For him, creating instruments is an inherited passion. Father, grandfather, great-grandfather were involved in the restoration and making of musical instruments. The first, with the popular instruments of the time, while his father raised the profession to the most contemporary musical instruments. He grew up with this feeling and it was the most natural choice to continue on the same path.

But he decided to take it further. Today he is a “maestro liutaio”, which means maker of bowed instruments.

“In my eti lab, the instrument that attracted me the most was the violin. I was always curious as to how one was built, and I walked around the open, broken violins that were for tuning. And I was 10 years old when I did the first works on a violin. That’s where I realized what passion was and I was lucky that passion turned into my profession”, says Erli, who after completing 5 years of studies in Cremona, Italy at the School of Stringed Instrument Construction, would follow closely in the laboratories, the processes of restoring and making instruments, learning the profession “stolen” from Italian masters. It was there that he would see up close and touch a Stradivari violin, the instrument between myth and truth. “Besides he managed to make 1000 violins, even to this day it is amazing how he managed to make such instruments, with tools many times less sophisticated than today. And we still continue to aim to approach Stradivari’s violins”.

It takes Earl a month to make a violin. Within the year, depending on the requirements, he can realize 7-8 such. If he received an order for a cello, the work takes more time. It is difficult to say which one is the most tiring, the most delicate. Each requires a lot of patience, precision. From the selection of wood, which as everything comes from outside, the carving, the realization of an aesthetically beautiful object, but above all from the acoustic side, to the placement of the wires and that moment when you will hear the first sound. The precision must be maximum, it is played with tenths of a millimeter… The sound of the violin can depend on a millimeter, and for this you need not only precision, a battle of nerves, but also a good ear for music, otherwise it would be impossible to capture the pure and beautiful sound. “Each piece of wood has different reactions. It is the liutaio’s ability to understand not only the response, but also when to stop working to achieve the right sound.”

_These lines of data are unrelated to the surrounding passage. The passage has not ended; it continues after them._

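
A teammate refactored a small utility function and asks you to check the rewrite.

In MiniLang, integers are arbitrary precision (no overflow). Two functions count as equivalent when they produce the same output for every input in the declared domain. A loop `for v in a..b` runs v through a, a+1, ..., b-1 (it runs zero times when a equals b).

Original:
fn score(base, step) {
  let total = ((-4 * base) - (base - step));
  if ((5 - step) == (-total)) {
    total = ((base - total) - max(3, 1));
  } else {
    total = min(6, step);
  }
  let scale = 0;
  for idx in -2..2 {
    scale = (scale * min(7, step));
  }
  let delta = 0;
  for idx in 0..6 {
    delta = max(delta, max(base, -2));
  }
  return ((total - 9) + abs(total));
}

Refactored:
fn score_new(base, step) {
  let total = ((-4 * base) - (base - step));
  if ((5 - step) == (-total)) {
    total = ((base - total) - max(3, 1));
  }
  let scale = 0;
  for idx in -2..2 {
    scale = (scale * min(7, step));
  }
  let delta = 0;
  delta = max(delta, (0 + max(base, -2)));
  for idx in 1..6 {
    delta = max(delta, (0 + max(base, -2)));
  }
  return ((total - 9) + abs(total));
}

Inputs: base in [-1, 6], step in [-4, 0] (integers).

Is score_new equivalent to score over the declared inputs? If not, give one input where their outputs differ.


There is a counterexample at base=-1, step=-4: -9 on one side, -7 on the other.
score: total=1, then ((5 - step) == (-total)) is false, then total=-4, then scale=0, then (idx=-2), then scale=0, then (idx=-1), then scale=0, then (idx=0), then scale=0, then (idx=1), then scale=0, then delta=0, then (idx=0), then delta=0, then (idx=1), then delta=0, then (idx=2), then delta=0, then (idx=3), then delta=0, then (idx=4), then delta=0, then (idx=5), then delta=0, then returns -9
score_new: total=1, then ((5 - step) == (-total)) is false, then scale=0, then (idx=-2), then scale=0, then (idx=-1), then scale=0, then (idx=0), then scale=0, then (idx=1), then scale=0, then delta=0, then delta=0, then (idx=1), then delta=0, then (idx=2), then delta=0, then (idx=3), then delta=0, then (idx=4), then delta=0, then (idx=5), then delta=0, then returns -7
verdict: not equivalent; witness: base=-1, step=-4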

He is now performing his 52nd violin and 90% of them have traveled abroad. “For Albanian instrumentalists, it is very difficult to have a violin-author. At a time when it is so important to have one that gives you the opportunity to express yourself. They are very few and mostly the work here is limited to repairs. My market is overseas,” he says.

While he counts 52 instruments made, he still remembers the first violin he made. This, not because he refused to sell it, but because he bought it. “I gave my first violin to my parents. I made it at school, I bought it for the school and gave it to them and I see it from time to time, not just for nostalgia, but also to compare my work”, says Erli.

Surely, it is not only that. All the heritage of the generations is preserved there, the love for the profession, the passion, the long hours of work and waiting, the emotion of seeing an instrument made with one’s own hands… On balance, it’s still early. Will Stradivari violins reach 1000?!